El padre había estado despierto, volviéndose a un lado y a otro, pensando en la fiesta de Navidad, en los regalos y en el árbol con sus velas blancas que había tenido que dejar en la aduana. Al fin creyó haber encontrado una idea que, si daba resultado, haría que el viaje fuera feliz y maravilloso.

—Hijo mío —dijo—, dentro de medía hora será Navidad.

La madre lo miró consternada; había esperado que de algún modo el niño lo olvidaría. El rostro del pequeño se iluminó; le temblaron los labios.

—Sí, ya lo sé. ¿Tendré un regalo? ¿Tendré un árbol? Me lo prometieron.

—Sí, sí. todo eso y mucho más -dijo el padre.
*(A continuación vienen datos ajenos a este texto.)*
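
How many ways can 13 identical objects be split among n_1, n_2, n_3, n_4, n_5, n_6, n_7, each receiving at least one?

Substitute n'_i = n_i - 1 (so n'_i >= 0). Then sum n'_i = 13 - 7 = 6.
Stars and bars: C(6+7-1, 7-1) = C(12,6).

Final answer: C(12,6) = 924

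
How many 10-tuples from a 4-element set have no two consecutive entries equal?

First character: 4 choices. Each subsequent: 3 choices (must differ from the previous one).
Total: 4 x 3^9.

Final answer: 4 x 3^{9} = 78732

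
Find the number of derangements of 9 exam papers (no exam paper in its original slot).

Derangements satisfy D(n) = (n-1)(D(n-1) + D(n-2)), starting from D(0)=1, D(1)=0.
D(2) = 1 x (0 + 1) = 1
D(3) = 2 x (1 + 0) = 2
D(4) = 3 x (2 + 1) = 9
D(5) = 4 x (9 + 2) = 44
D(6) = 5 x (44 + 9) = 265
D(7) = 6 x (265 + 44) = 1854
D(8) = 7 x (1854 + 265) = 14833
D(9) = 8 x (D(8) + D(7)) = 8 x (14833 + 1854)

Final answer: D(9) = 133496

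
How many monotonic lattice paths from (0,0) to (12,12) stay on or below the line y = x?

Total monotonic paths to (12,12): C(24,12) = 2704156.
By the reflection principle, paths that go above the diagonal number C(24,13) = 2496144.
Valid Dyck paths: 2704156 - 2496144.
(Equivalently, C_{12} = C(24,12)/13 = 2704156/13.)

Final answer: C_{12} = 208012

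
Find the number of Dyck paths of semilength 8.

Total monotonic paths to (8,8): C(16,8) = 12870.
Reflecting each bad path at its first crossing gives a bijection with paths to (7,9): C(16,9) = 11440.
Valid Dyck paths: 12870 - 11440.
(These counts are the Catalan numbers.)

Final answer: C_{8} = 1430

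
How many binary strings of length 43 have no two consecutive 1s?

Classify by the final bit: ...0 gives a(n-1) strings, ...01 gives a(n-2) strings. Thus a(n) = a(n-1) + a(n-2) with a(1)=2, a(2)=3.
Iterating the recurrence: a(1)=2, a(2)=3, a(3)=5, a(4)=8, a(5)=13, a(6)=21, a(7)=34, a(8)=55, a(9)=89, a(10)=144, a(11)=233, a(12)=377, a(13)=610, a(14)=987, a(15)=1597, a(16)=2584, a(17)=4181, a(18)=6765, a(19)=10946, a(20)=17711, a(21)=28657, a(22)=46368, a(23)=75025, a(24)=121393, a(25)=196418, a(26)=317811, a(27)=514229, a(28)=832040, a(29)=1346269, a(30)=2178309, a(31)=3524578, a(32)=5702887, a(33)=9227465, a(34)=14930352, a(35)=24157817, a(36)=39088169, a(37)=63245986, a(38)=102334155, a(39)=165580141, a(40)=267914296, a(41)=433494437, a(42)=701408733, a(43)=1134903170.

Final answer: 1134903170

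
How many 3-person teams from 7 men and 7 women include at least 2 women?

Sum over valid woman counts:
C(7,2)C(7,1) = 147
C(7,3)C(7,0) = 35
Total: 147 + 35.

Final answer: 182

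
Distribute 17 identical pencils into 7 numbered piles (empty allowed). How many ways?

Stars and bars: C(n+k-1, k-1) = C(23,6).

Final answer: C(23,6) = 100947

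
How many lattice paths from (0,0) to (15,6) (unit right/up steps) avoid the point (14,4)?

Total paths to (15,6): C(21,6) = 54264.
Paths through (14,4): C(18,4) x C(3,2) = 9180.
Avoiding (14,4): 54264 - 9180.

Final answer: 45084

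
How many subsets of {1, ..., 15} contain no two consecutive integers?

Condition on whether n belongs to the subset: if not, any valid subset of {1, ..., n-1} works (a(n-1)); if so, n-1 is excluded and the rest is a valid subset of {1, ..., n-2} (a(n-2)). Hence a(n) = a(n-1) + a(n-2), a(1)=2, a(2)=3.
Building up term by term: a(1)=2, a(2)=3, a(3)=5, a(4)=8, a(5)=13, a(6)=21, a(7)=34, a(8)=55, a(9)=89, a(10)=144, a(11)=233, a(12)=377, a(13)=610, a(14)=987, a(15)=1597.

Final answer: 1597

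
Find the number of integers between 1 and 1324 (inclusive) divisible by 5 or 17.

Multiples of 5: 264. Multiples of 17: 77. Of both (lcm=85): 15.
By inclusion-exclusion: 264 + 77 - 15.

Final answer: 326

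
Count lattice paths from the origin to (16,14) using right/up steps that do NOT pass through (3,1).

Total paths to (16,14): C(30,14) = 145422675.
Paths through (3,1): C(4,1) x C(26,13) = 41602400.
Avoiding (3,1): 145422675 - 41602400.

Final answer: 103820275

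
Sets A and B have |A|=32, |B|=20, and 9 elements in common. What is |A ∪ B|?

|A union B| = |A| + |B| - |A intersect B| = 32 + 20 - 9.

Final answer: 43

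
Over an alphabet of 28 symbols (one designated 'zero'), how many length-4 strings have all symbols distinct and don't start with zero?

First digit: 27 (nonzero). Second: 27 (not first). Third: 26, etc.
Total: 27 x 27 x 26 x 25.

Final answer: 473850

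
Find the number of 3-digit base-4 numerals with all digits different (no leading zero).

The leading digit has 3 choices (anything but zero); the next has 3 (anything but the first), then 2, and so on, one fewer each time.
Total: 3 x 3 x 2.

Final answer: 18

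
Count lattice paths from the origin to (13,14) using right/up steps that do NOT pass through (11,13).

Total paths to (13,14): C(27,14) = 20058300.
Paths through (11,13): C(24,13) x C(3,1) = 7488432.
Avoiding (11,13): 20058300 - 7488432.

Final answer: 12569868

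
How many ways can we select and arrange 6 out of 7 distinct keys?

P(7,6) = 7!/(7-6)! = 7!/1!.

Final answer: P(7,6) = 5040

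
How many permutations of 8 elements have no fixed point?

D(n) = (n-1)(D(n-1) + D(n-2)), D(0)=1, D(1)=0.
Building up: D(2)=1, D(3)=2, D(4)=9, D(5)=44, D(6)=265, D(7)=1854.
D(8) = 7 x (D(7) + D(6)) = 7 x (1854 + 265).

Final answer: D(8) = 14833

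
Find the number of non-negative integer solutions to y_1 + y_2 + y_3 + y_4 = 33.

Stars and bars with 33 stars and 3 bars:
C(33+4-1, 4-1) = C(36,3).

Final answer: C(36,3) = 7140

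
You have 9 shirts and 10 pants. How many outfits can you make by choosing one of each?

By the multiplication principle: 9 x 10.

Final answer: 90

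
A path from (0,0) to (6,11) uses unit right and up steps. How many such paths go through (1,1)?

Paths (0,0)->(1,1): C(2,1) = 2.
Paths (1,1)->(6,11): C(15,10) = 3003.
By multiplication principle: 2 x 3003.

Final answer: 6006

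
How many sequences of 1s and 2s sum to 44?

Let f(n) count the ways. The last step is size 1 or 2, so f(n) = f(n-1) + f(n-2) with f(1)=1, f(2)=2.
Iterating the recurrence: f(1)=1, f(2)=2, f(3)=3, f(4)=5, f(5)=8, f(6)=13, f(7)=21, f(8)=34, f(9)=55, f(10)=89, f(11)=144, f(12)=233, f(13)=377, f(14)=610, f(15)=987, f(16)=1597, f(17)=2584, f(18)=4181, f(19)=6765, f(20)=10946, f(21)=17711, f(22)=28657, f(23)=46368, f(24)=75025, f(25)=121393, f(26)=196418, f(27)=317811, f(28)=514229, f(29)=832040, f(30)=1346269, f(31)=2178309, f(32)=3524578, f(33)=5702887, f(34)=9227465, f(35)=14930352, f(36)=24157817, f(37)=39088169, f(38)=63245986, f(39)=102334155, f(40)=165580141, f(41)=267914296, f(42)=433494437, f(43)=701408733, f(44)=1134903170.

Final answer: 1134903170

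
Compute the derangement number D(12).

D(n) = (n-1)(D(n-1) + D(n-2)), D(0)=1, D(1)=0.
D(2) = 1 x (0 + 1) = 1
D(3) = 2 x (1 + 0) = 2
D(4) = 3 x (2 + 1) = 9
D(5) = 4 x (9 + 2) = 44
D(6) = 5 x (44 + 9) = 265
D(7) = 6 x (265 + 44) = 1854
D(8) = 7 x (1854 + 265) = 14833
D(9) = 8 x (14833 + 1854) = 133496
D(10) = 9 x (133496 + 14833) = 1334961
D(11) = 10 x (1334961 + 133496) = 14684570
D(12) = 11 x (D(11) + D(10)) = 11 x (14684570 + 1334961)

Final answer: D(12) = 176214841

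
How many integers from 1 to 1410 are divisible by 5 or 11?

Multiples of 5: 282. Multiples of 11: 128. Of both (lcm=55): 25.
By inclusion-exclusion: 282 + 128 - 25.

Final answer: 385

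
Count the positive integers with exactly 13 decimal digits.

First digit: 9 choices (1-9). Each of the remaining 12 digits: 10 choices.
Total: 9 x 10^12.

Final answer: 9000000000000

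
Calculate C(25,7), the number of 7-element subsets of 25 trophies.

C(25,7) = 25!/(7! x (25-7)!).

Final answer: C(25,7) = 480700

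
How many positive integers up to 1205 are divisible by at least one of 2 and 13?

Multiples of 2: 602. Multiples of 13: 92. Of both (lcm=26): 46.
By inclusion-exclusion: 602 + 92 - 46.

Final answer: 648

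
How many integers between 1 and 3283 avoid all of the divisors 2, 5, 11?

|div by 2|=1641, |div by 5|=656, |div by 11|=298.
|div by 2&5|=328, |div by 2&11|=149, |div by 5&11|=59, |div by all|=29.
By inclusion-exclusion, divisible by at least one: 1641+656+298-328-149-59+29 = 2088.
Not divisible by any: 3283 - 2088.

Final answer: 1195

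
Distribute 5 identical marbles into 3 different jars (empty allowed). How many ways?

Stars and bars: C(n+k-1, k-1) = C(7,2).

Final answer: C(7,2) = 21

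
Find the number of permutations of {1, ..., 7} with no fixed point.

D(n) = (n-1)(D(n-1) + D(n-2)), D(0)=1, D(1)=0.
D(2) = 1 x (0 + 1) = 1
D(3) = 2 x (1 + 0) = 2
D(4) = 3 x (2 + 1) = 9
D(5) = 4 x (9 + 2) = 44
D(6) = 5 x (44 + 9) = 265
D(7) = 6 x (D(6) + D(5)) = 6 x (265 + 44)

Final answer: D(7) = 1854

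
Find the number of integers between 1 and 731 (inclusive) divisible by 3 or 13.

Multiples of 3: 243. Multiples of 13: 56. Of both (lcm=39): 18.
By inclusion-exclusion: 243 + 56 - 18.

Final answer: 281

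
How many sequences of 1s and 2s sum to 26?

Condition on the final move: it is a 1-step (f(n-1) ways to get there) or a 2-step (f(n-2) ways), so f(n) = f(n-1) + f(n-2), with f(1)=1, f(2)=2.
Iterating the recurrence: f(1)=1, f(2)=2, f(3)=3, f(4)=5, f(5)=8, f(6)=13, f(7)=21, f(8)=34, f(9)=55, f(10)=89, f(11)=144, f(12)=233, f(13)=377, f(14)=610, f(15)=987, f(16)=1597, f(17)=2584, f(18)=4181, f(19)=6765, f(20)=10946, f(21)=17711, f(22)=28657, f(23)=46368, f(24)=75025, f(25)=121393, f(26)=196418.

Final answer: 196418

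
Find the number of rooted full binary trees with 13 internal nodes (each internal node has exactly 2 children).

The structures are counted by the Catalan number C_n. Here n = 13.
Using C_0 = 1 and C_(k+1) = C_k x 2(2k+1)/(k+2), build up term by term: C_1=1, C_2=2, C_3=5, C_4=14, C_5=42, C_6=132, C_7=429, C_8=1430, C_9=4862, C_10=16796, C_11=58786, C_12=208012, C_13=742900.

Final answer: C_{13} = 742900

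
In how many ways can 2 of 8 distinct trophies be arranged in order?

P(8,2) = 8!/(8-2)! = 8!/6!.

Final answer: P(8,2) = 56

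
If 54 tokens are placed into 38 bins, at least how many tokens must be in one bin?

By the pigeonhole principle: ceiling(54/38).

Final answer: 2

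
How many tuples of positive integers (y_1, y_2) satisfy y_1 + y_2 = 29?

Substitute y'_i = y_i - 1 (so y'_i >= 0). Then sum y'_i = 29 - 2 = 27.
Stars and bars: C(27+2-1, 2-1) = C(28,1).

Final answer: C(28,1) = 28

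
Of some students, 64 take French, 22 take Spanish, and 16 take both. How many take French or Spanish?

|A union B| = |A| + |B| - |A intersect B| = 64 + 22 - 16.

Final answer: 70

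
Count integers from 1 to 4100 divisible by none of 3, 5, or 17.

|div by 3|=1366, |div by 5|=820, |div by 17|=241.
|div by 3&5|=273, |div by 3&17|=80, |div by 5&17|=48, |div by all|=16.
By inclusion-exclusion, divisible by at least one: 1366+820+241-273-80-48+16 = 2042.
Not divisible by any: 4100 - 2042.

Final answer: 2058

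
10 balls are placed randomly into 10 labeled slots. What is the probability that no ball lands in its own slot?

Use the recurrence D(n) = (n-1)(D(n-1) + D(n-2)) with D(0)=1, D(1)=0.
Building up: D(2)=1, D(3)=2, D(4)=9, D(5)=44, D(6)=265, D(7)=1854, D(8)=14833, D(9)=133496, D(10)=1334961.
Total arrangements: 10! = 3628800.
Probability = D(10)/10! = 16481/44800.

Final answer: D(10)/10! = 1334961/3628800 = 0.367879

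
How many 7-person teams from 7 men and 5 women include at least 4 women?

Sum over valid woman counts:
C(5,4)C(7,3) = 175
C(5,5)C(7,2) = 21
Total: 175 + 21.

Final answer: 196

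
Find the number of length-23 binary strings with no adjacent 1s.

Classify by the final bit: ...0 gives a(n-1) strings, ...01 gives a(n-2) strings. Thus a(n) = a(n-1) + a(n-2) with a(1)=2, a(2)=3.
Building up term by term: a(1)=2, a(2)=3, a(3)=5, a(4)=8, a(5)=13, a(6)=21, a(7)=34, a(8)=55, a(9)=89, a(10)=144, a(11)=233, a(12)=377, a(13)=610, a(14)=987, a(15)=1597, a(16)=2584, a(17)=4181, a(18)=6765, a(19)=10946, a(20)=17711, a(21)=28657, a(22)=46368, a(23)=75025.

Final answer: 75025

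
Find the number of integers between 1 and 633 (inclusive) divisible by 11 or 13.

Multiples of 11: 57. Multiples of 13: 48. Of both (lcm=143): 4.
By inclusion-exclusion: 57 + 48 - 4.

Final answer: 101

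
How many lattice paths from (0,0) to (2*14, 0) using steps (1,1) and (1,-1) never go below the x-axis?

Total monotonic paths to (14,14): C(28,14) = 40116600.
By the reflection principle, paths that go above the diagonal number C(28,15) = 37442160.
Valid Dyck paths: 40116600 - 37442160.
(Equivalently, C_{14} = C(28,14)/15 = 40116600/15.)

Final answer: C_{14} = 2674440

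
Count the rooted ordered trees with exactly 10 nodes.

This is a standard Catalan-number count: the answer is C_n. Here n = 10 - 1 = 9.
Using C_0 = 1 and C_(k+1) = C_k x 2(2k+1)/(k+2), build up term by term: C_1=1, C_2=2, C_3=5, C_4=14, C_5=42, C_6=132, C_7=429, C_8=1430, C_9=4862.

Final answer: C_{9} = 4862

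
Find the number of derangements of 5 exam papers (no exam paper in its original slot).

Derangements satisfy D(n) = (n-1)(D(n-1) + D(n-2)), starting from D(0)=1, D(1)=0.
D(2) = 1 x (0 + 1) = 1
D(3) = 2 x (1 + 0) = 2
D(4) = 3 x (2 + 1) = 9
D(5) = 4 x (D(4) + D(3)) = 4 x (9 + 2)

Final answer: D(5) = 44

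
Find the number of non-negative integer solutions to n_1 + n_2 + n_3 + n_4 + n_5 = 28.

Stars and bars with 28 stars and 4 bars:
C(28+5-1, 5-1) = C(32,4).

Final answer: C(32,4) = 35960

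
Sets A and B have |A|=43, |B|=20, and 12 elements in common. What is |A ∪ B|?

|A union B| = |A| + |B| - |A intersect B| = 43 + 20 - 12.

Final answer: 51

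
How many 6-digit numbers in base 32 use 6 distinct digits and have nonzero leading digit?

First digit: 31 (nonzero). Second: 31 (not first). Third: 30, etc.
Total: 31 x 31 x 30 x 29 x 28 x 27.

Final answer: 632068920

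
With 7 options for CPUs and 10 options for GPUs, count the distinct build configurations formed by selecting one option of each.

By the multiplication principle: 7 x 10.

Final answer: 70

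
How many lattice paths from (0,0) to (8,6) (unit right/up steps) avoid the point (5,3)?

Total paths to (8,6): C(14,6) = 3003.
Paths through (5,3): C(8,3) x C(6,3) = 1120.
Avoiding (5,3): 3003 - 1120.

Final answer: 1883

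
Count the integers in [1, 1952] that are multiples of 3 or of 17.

Multiples of 3: 650. Multiples of 17: 114. Of both (lcm=51): 38.
By inclusion-exclusion: 650 + 114 - 38.

Final answer: 726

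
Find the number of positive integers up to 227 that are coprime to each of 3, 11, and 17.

|div by 3|=75, |div by 11|=20, |div by 17|=13.
|div by 3&11|=6, |div by 3&17|=4, |div by 11&17|=1, |div by all|=0.
By inclusion-exclusion, divisible by at least one: 75+20+13-6-4-1+0 = 97.
Not divisible by any: 227 - 97.

Final answer: 130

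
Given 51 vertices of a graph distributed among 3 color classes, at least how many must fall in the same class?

By pigeonhole with 51 objects and 3 categories: ceiling(51/3).

Final answer: 17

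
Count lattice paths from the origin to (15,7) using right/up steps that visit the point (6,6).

Paths (0,0)->(6,6): C(12,6) = 924.
Paths (6,6)->(15,7): C(10,1) = 10.
By multiplication principle: 924 x 10.

Final answer: 9240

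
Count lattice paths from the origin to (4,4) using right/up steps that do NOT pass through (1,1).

Total paths to (4,4): C(8,4) = 70.
Paths through (1,1): C(2,1) x C(6,3) = 40.
Avoiding (1,1): 70 - 40.

Final answer: 30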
—Pero… -empezó a decir la madre.

—Sí -dijo el padre—. Sí, de veras. Todo eso y más, mucho más. Perdón, un momento. Vuelvo pronto.

Los dejó solos unos veinte minutos. Cuando regresó, sonreía.

—Ya es casi la hora.

—¿Puedo tener un reloj? —preguntó el niño.

Le dieron el reloj, y el niño lo sostuvo entre los dedos: un resto del tiempo arrastrado por el fuego, el silencio y el momento insensible.

—¡Navidad! ¡Ya es Navidad! ¿Dónde está mi regalo?

—Ven, vamos a verlo -dijo el padre, y tomó al niño de la mano.

Salieron de la cabina, cruzaron el pasillo y subieron por una rampa. La madre los seguía.

—No entiendo.

—Ya lo entenderás —dijo el padre—. Hemos llegado.

Se detuvieron frente a una puerta cerrada que daba a una cabina. El padre llamó tres veces y luego dos, empleando un código. La puerta se abrió, llegó luz desde la cabina, y se oyó un murmullo de voces.

—Entra, hijo.

—Está oscuro.

—No tengas miedo, te llevaré de la mano. Entra, mamá.

Entraron en el cuarto y la puerta se cerró; el cuarto realmente estaba muy oscuro. Ante ellos se abría un inmenso ojo de vidrio, el ojo de buey, una ventana de metro y medio de alto por dos de ancho, por la cual podían ver el espacio. El niño se quedó sin aliento, maravillado. Detrás, el padre y la madre contemplaron el espectáculo, y entonces, en la oscuridad del cuarto, varias personas se pusieron a cantar.

—Feliz Navidad, hijo -dijo el padre.

Resonaron los viejos y familiares villancicos; el niño avanzó lentamente y aplastó la nariz contra el frío vidrio del ojo de buey. Y allí se quedó largo rato, simplemente mirando el espacio, la noche profunda y el resplandor, el resplandor de cien mil millones de maravillosas velas blancas.

El narrador omnisciente total  lo sabe todo, aunque lo vaya contando de modo paulatino, es un dios caprichoso o un abuelo sabio, que va contando poco a poco lo que él ya sabe desde el principio. Cuando optamos por este narrador, podemos

  1. Informar lo que está pasando.
  2. Meternos en la mente de los personajes.
  3. Describir la apariencia de los personajes, lo que dicen, sus actos o sus ideas, incluso si los propios personajes no pueden hacerlo.
  4. Moverse en el tiempo y en el espacio para ofrecernos vistas totales o telescópicas o microscópicas, o históricas; puede decirnos lo que sucede en cualquier parte, o lo que sucedió en el pasado, o lo que sucederá en el futuro.
  5. Hacer reflexiones generales, juicios, proponer verdades.